A stemmed Champagne flute bubbles with a crimson colored drink. Three berries on a silver skewer rest in the glass. The background is out of focus gray and blue mottled wallpaper. / Tim Nusog 

New Year’s Eve is perhaps the most iconic of drinking holidays. While St. Patrick’s Day is notorious for general over-inebriation, Derby Day is famed for its midday Mint Juleps and the winter holidays feature mulled wine, Eggnog and other cold-weather drinks, New Year’s Eve brings a particular level of class and sophistication to drinking. This is, of course, largely to do with the signature drink of the holiday: Champagne.

Not everyone has an appreciation for the bubbly French wines, though. Others prefer to toast the end of the year in style with brightly colored bubbly drinks. The New Year’s Sparkler is such a drink; it’s a breeze to make and can be adjusted to individual tastes.

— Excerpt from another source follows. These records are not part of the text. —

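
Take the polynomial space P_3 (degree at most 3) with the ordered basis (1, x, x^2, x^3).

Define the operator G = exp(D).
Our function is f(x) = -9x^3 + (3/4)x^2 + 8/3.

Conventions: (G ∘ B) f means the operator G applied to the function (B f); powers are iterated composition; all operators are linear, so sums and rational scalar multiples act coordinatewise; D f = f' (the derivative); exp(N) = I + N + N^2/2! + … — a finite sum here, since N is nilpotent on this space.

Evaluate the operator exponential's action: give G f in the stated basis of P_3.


the result is g(x) = -9x^3 - (105/4)x^2 - (51/2)x - 67/12

order-1 term: -27x^2 + (3/2)x
order-2 term: -27x + 3/4
order-3 term: -9
the series for exp(D) f terminates at order 3
exp(D) f = -9x^3 - (105/4)x^2 - (51/2)x - 67/12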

The sparkling concoction starts with a berry-flavored vodka. Before the boom of craft vodka labels, this would have meant turning to one of a few big-name brands. Today a number of quality brands produce vodkas flavored with real fruits—Wild Roots, in Portland, Oregon, for instance has a number of berry-infused vodkas, including raspberry, marionberry and cranberry. Each bottle is made with more than a pound of berries, most of which is harvested locally. Other brands with quality fruit vodkas include Ciroc, Finlandia and even Grey Goose, which has a strawberry and lemongrass vodka.

Of course, infusing vodka at home is also an option. This gives you control over what type of berries and how much you want to use. While you can use modern devices like sous vide to do so, there’s always the option to add berries to a vodka and let sit in a cool, dark space for a day or two.

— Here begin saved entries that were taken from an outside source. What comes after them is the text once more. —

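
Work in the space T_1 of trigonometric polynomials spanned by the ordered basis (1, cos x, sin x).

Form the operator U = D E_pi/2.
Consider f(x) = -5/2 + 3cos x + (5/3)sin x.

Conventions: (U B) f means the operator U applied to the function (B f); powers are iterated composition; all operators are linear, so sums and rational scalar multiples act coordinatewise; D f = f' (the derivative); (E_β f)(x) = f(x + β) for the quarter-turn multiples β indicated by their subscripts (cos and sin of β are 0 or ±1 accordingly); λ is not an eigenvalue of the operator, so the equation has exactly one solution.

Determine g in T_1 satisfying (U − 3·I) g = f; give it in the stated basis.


write g with unknown coordinates in the stated basis and equate coefficients in (U − 3·I) g = f
solving from the highest basis element down gives g = 5/6 - (3/4)cos x - (5/12)sin x
check: U g = (3/4)cos x + (5/12)sin x
so U g − 3·g = -5/2 + 3cos x + (5/3)sin x = f ✓

g(x) = 5/6 - (3/4)cos x - (5/12)sin x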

However you select your berry vodka, the next step is to add pomegranate, cranberry juice or a mix of the two. As with selecting any juice, the level of sweetness is up to you, but it’s always best to avoid ones with artificial flavorings and sweeteners.

The last bit of the New Year’s Sparkler is the most important: the wine. Since you’ll be mixing it with fruit vodka and juice, don’t use one that’s too pricey (save the cru and grower Champagne for drinking on their own). Or select another kind of sparkling wine, like an affordable prosecco or cava. Just be sure, again, to avoid anything overly sweet—or else the drink could end up a cloying mess.


  • 1 ounce berry-flavored vodka

  • 1 1/2 ounces pomegranate or cranberry juice

  • 3 1/2 ounces Champagne, chilled, to top

  •  Garnish: skewered raspberries


  1. Add the vodka and pomegranate or cranberry juice to a chilled Champagne flute.

  2. Top with the Champagne.

  3. Garnish with raspberries on a long skewer.